City Forest Projects makes the case for their approach: projects are “implemented locally, with visible and quantified ecosystem benefits.” Furthermore, individuals, companies, and organizations can purchase credits in their own communities, keeping benefits local.
They’ve developed their own protocols for measuring the benefits of their credits. And on their website, they claim they have solid leads with a number of cities, including Austin, Texas, and Pittsburgh, Pennsylvania to turn urban forests into credits that can be traded.
For example, “we are beginning to work with urban forest stakeholders in Austin to assess larger-scale urban forest carbon projects that could generate significant volumes of CO₂ storage.” And in Pittsburgh, “a group of conservancy organizations has been working for over four years to preserve from development a large, 660-acre parcel of forested land in the City of Pittsburgh. We have had detailed discussions with the groups as they work to preserve not just the land, but the trees as well. A preservation carbon project could help preserve the trees, generate revenues for maintenance, demonstrate stewardship, and keep the many benefits of trees for the residents of the city.”
While City Forest Projects still seems to be formulating their approach and finding a market for the credits, Urban Offsets, another organization, appears to be farther ahead.
Their model is a bit different from City Forest Project’s. They package already-existing “high quality carbon offsets,” which have already been verified by registries, further evaluate the credits according to more than 50 criteria, and then bundle these offsets with “community tree programs.”

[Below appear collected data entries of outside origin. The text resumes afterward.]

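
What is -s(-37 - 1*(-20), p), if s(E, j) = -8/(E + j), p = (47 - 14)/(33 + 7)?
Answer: -320/647 ≈ -0.49459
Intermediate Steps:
p = 33/40 ≈ 0.82500
-s(-37 - 1*(-20), p) = -(-8)/((-37 - 1*(-20)) + 33/40) = -(-8)/((-37 + 20) + 33/40) = -(-8)/(-17 + 33/40) = -(-8)/(-647/40) = -(-8)*(-40)/647 = -1*320/647 = -320/647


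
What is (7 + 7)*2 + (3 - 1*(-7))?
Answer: 38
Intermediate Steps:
(7 + 7)*2 + (3 - 1*(-7)) = 14*2 + (3 + 7) = 28 + 10 = 38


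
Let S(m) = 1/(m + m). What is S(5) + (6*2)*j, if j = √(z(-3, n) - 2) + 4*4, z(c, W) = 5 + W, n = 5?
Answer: 1921/10 + 24*√2 ≈ 226.04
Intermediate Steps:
j = 16 + 2*√2 (j = √((5 + 5) - 2) + 4*4 = √(10 - 2) + 16 = √8 + 16 = 2*√2 + 16 = 16 + 2*√2 ≈ 18.828)
S(m) = 1/(2*m)
S(5) + (6*2)*j = (½)/5 + (6*2)*(16 + 2*√2) = (½)*(⅕) + 12*(16 + 2*√2) = ⅒ + (192 + 24*√2) = 1921/10 + 24*√2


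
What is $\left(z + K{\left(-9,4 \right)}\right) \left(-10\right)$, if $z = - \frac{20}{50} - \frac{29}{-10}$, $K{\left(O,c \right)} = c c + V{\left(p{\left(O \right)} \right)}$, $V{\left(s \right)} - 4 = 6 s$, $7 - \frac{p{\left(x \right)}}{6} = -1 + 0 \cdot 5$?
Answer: $-3105$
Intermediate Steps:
$p{\left(x \right)} = 48$ ($p{\left(x \right)} = 42 - 6 \left(-1 + 0 \cdot 5\right) = 42 - 6 \left(-1 + 0\right) = 42 - -6 = 42 + 6 = 48$)
$V{\left(s \right)} = 4 + 6 s$
$K{\left(O,c \right)} = 292 + c^{2}$ ($K{\left(O,c \right)} = c c + \left(4 + 6 \cdot 48\right) = c^{2} + \left(4 + 288\right) = c^{2} + 292 = 292 + c^{2}$)
$z = \frac{5}{2}$ ($z = \left(-20\right) \frac{1}{50} - - \frac{29}{10} = - \frac{2}{5} + \frac{29}{10} = \frac{5}{2} \approx 2.5$)
$\left(z + K{\left(-9,4 \right)}\right) \left(-10\right) = \left(\frac{5}{2} + \left(292 + 4^{2}\right)\right) \left(-10\right) = \left(\frac{5}{2} + \left(292 + 16\right)\right) \left(-10\right) = \left(\frac{5}{2} + 308\right) \left(-10\right) = \frac{621}{2} \left(-10\right) = -3105$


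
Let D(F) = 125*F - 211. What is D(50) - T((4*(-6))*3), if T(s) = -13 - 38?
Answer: 6090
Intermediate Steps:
D(F) = -211 + 125*F
T(s) = -51
D(50) - T((4*(-6))*3) = (-211 + 125*50) - 1*(-51) = (-211 + 6250) + 51 = 6039 + 51 = 6090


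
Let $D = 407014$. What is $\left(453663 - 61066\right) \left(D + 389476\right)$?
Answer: $312699584530$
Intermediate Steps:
$\left(453663 - 61066\right) \left(D + 389476\right) = \left(453663 - 61066\right) \left(407014 + 389476\right) = 392597 \cdot 796490 = 312699584530$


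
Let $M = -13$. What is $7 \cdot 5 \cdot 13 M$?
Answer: $-5915$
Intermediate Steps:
$7 \cdot 5 \cdot 13 M = 7 \cdot 5 \cdot 13 \left(-13\right) = 35 \cdot 13 \left(-13\right) = 455 \left(-13\right) = -5915$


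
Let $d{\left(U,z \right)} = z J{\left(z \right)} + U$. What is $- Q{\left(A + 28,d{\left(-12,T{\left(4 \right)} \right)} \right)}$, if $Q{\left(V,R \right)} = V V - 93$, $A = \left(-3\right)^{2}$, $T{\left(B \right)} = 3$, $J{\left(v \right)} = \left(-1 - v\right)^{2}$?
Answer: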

Urban Offsets makes the case for their approach: “Our unique offering involves the bundling of purchased third-party verified carbon offsets with tree plantings in local communities. This methodology presents a one-two punch against the traditional methods of offsets. Our model gives you the best of everything: local trees with proven ROI and positive impact that truly reduce carbon emissions.”
Urban Offsets is now partnering with urban tree planting organizations in New York City, Atlanta, Phoenix, Tempe, Charlotte, Durham, Greensboro, St. Louis, and Fayetteville. In New York City, they are working with Bette Midler’s well-regarded organization, the New York Restoration Project, and in Charlotte, with TreesCharlotte. They state these organizations are ensuring the trees are well-maintained.
It’s important that the trees underlining these urban forestry-based financial mechanisms are in good health. Given the high mortality rates for urban street trees, maintenance needs to be guaranteed to ensure the credibility of urban forests as long-term financial assets.
Much of Urban Offsets’ efforts seems driven by demand from Duke University, and their carbon offsets initiative. The Ivy of the South seeks to be carbon neutral by 2024. To meet that goal, Duke University will need to “offset approximately 185,000 tons of carbon dioxide equivalent-emissions per year.” Urban Offsets is the “exclusive” provider of urban forestry offsets for Duke.
Boosting both the supply and demand for urban forestry credits and offsets is then critical to creating the market — and ultimately benefiting the tree planting non-profits, conservancies, and park systems that could really use the extra revenue.